Darunter seien zum Beispiel Baumwoll-Produkte, die mutmasslich in Zwangslagern hergestellt würden. «Solche Produkte dürfen in der Schweiz nicht verkauft werden. Wir verlangen Sanktionen diesbezüglich», sagt die Kampagnen-Leiterin der international unabhängigen Menschenrechtsorganisation.
«Menschenrechte haben Vorrang»
Wegen des Freihandelsabkommens mit China stehe die Schweiz in der Verantwortung, die Menschenrechtssituation in China zu beobachten und entsprechend zu handeln. «Die Schweiz muss sich für die Uiguren einsetzen, auch wenn es wirtschaftliche Konsequenzen haben könnte. Die Menschenrechte haben Vorrang», betont Angela Mattli.
Weiterer Sorgen-Punkt diesbezüglich sei die «Neue Seidenstrasse», die ebenfalls durch Ostturkestan führt. Auch dort müsse die Schweiz genau hinschauen, ob die Menschenrechte eingehalten würden.
Bund: «Besorgnis mehrfach zum Ausdruck gebracht»
Das Staatssekretariat für Migration SEM spricht ebenfalls von «nur sehr wenigen» Uiguren, die hier um Asyl ersuchen würden. Doch auch beim Bund beachte man die chinesischen Regionen, die mehrheitlich von ethnischen Minderheiten bewohnt werden, sehr genau – auch die Region Xinjiang. «Sämtliche neuen Berichte, darunter auch die sogenannten ‹China Cables›, fliessen in diese rollende Lageanalyse ein», so das SEM.
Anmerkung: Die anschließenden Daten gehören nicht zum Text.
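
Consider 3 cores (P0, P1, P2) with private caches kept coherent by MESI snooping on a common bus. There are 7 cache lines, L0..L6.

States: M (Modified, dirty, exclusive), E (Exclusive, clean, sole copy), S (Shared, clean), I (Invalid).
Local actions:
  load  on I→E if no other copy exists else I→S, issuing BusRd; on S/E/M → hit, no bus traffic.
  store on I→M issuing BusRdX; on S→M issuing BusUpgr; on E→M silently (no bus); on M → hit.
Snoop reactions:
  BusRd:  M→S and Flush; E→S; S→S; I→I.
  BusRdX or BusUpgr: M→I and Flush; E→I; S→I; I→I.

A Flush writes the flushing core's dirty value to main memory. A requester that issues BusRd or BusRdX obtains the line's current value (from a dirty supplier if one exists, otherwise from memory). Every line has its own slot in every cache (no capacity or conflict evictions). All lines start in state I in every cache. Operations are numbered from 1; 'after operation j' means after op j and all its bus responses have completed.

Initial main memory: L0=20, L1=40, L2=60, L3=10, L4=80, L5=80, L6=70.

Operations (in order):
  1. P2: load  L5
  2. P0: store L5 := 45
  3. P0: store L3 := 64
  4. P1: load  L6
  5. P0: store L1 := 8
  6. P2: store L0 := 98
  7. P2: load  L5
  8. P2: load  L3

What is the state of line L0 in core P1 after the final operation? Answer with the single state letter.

[1] P2: load  L5 | P0:I, P1:I, P2:E(80) | bus: BusRd
[2] P0: store L5 := 45 | P0:M(45), P1:I, P2:I | bus: BusRdX
[3] P0: store L3 := 64 | P0:M(64), P1:I, P2:I | bus: BusRdX
[4] P1: load  L6 | P0:I, P1:E(70), P2:I | bus: BusRd
[5] P0: store L1 := 8 | P0:M(8), P1:I, P2:I | bus: BusRdX
[6] P2: store L0 := 98 | P0:I, P1:I, P2:M(98) | bus: BusRdX
[7] P2: load  L5 | P0:S(45), P1:I, P2:S(45) | bus: BusRd,Flush
[8] P2: load  L3 | P0:S(64), P1:I, P2:S(64) | bus: BusRd,Flush

state = I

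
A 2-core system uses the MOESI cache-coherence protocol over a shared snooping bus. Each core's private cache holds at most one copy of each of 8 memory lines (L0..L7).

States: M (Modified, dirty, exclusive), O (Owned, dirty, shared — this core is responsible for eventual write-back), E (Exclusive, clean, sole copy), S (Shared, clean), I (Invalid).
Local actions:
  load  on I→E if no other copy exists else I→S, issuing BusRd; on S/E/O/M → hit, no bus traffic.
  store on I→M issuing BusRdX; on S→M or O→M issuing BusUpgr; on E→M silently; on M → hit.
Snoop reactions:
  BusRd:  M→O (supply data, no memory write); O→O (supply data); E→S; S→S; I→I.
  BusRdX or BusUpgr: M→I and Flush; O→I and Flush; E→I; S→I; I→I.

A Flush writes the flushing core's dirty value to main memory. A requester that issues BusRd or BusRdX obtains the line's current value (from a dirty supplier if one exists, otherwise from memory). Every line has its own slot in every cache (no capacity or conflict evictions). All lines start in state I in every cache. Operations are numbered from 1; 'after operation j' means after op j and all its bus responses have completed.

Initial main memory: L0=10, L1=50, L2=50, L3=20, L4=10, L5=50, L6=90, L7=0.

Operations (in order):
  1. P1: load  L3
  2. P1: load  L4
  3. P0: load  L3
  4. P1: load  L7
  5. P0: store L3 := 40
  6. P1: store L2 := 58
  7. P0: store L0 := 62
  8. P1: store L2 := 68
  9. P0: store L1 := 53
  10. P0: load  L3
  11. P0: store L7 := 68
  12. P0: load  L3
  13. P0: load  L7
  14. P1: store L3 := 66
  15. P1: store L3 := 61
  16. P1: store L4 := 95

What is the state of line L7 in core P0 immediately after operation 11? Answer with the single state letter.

state = M

[1] P1: load  L3 | P0:I, P1:E(20) | bus: BusRd
[2] P1: load  L4 | P0:I, P1:E(10) | bus: BusRd
[3] P0: load  L3 | P0:S(20), P1:S(20) | bus: BusRd
[4] P1: load  L7 | P0:I, P1:E(0) | bus: BusRd
[5] P0: store L3 := 40 | P0:M(40), P1:I | bus: BusUpgr
[6] P1: store L2 := 58 | P0:I, P1:M(58) | bus: BusRdX
[7] P0: store L0 := 62 | P0:M(62), P1:I | bus: BusRdX
[8] P1: store L2 := 68 | P0:I, P1:M(68) | bus: none
[9] P0: store L1 := 53 | P0:M(53), P1:I | bus: BusRdX
[10] P0: load  L3 | P0:M(40), P1:I | bus: none
[11] P0: store L7 := 68 | P0:M(68), P1:I | bus: BusRdX
[12] P0: load  L3 | P0:M(40), P1:I | bus: none
[13] P0: load  L7 | P0:M(68), P1:I | bus: none
[14] P1: store L3 := 66 | P0:I, P1:M(66) | bus: BusRdX,Flush
[15] P1: store L3 := 61 | P0:I, P1:M(61) | bus: none
[16] P1: store L4 := 95 | P0:I, P1:M(95) | bus: none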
Das Aussendepartement um Aussenminister Ignazio Cassis lässt ausrichten: «Die Schweiz hat ihre Besorgnis über die Menschenrechtslage in Xinjiang bereits mehrfach zum Ausdruck gebracht und benutzt dafür die ganze Palette an diplomatischen Werkzeugen, die ihr dazu zur Verfügung steht.»
Bundesrat Cassis habe Ende Oktober beim Treffen mit dem chinesischen Aussenminister Wang Yi in Bern die Besorgnis der Schweiz deutlich gemacht. Bereits im März habe die Schweiz zudem beim Uno-Menschenrechtsrat eine unabhängige Untersuchung gefordert.
Von wirtschaftlichen Sanktionen heisst es bislang jedoch nichts. Nur soviel: Im Juli 2019 habe die Schweiz multilateral einen gemeinsamen Brief an den Präsidenten des Uno-Menschenrechtsrats und an die Hochkommissarin für Menschenrechte zur Situation in Xinjiang unterzeichnet. Darin würde der ungehinderte Zugang der UNO Hochkommissarin für Menschenrechte nach Xinjiang gefordert.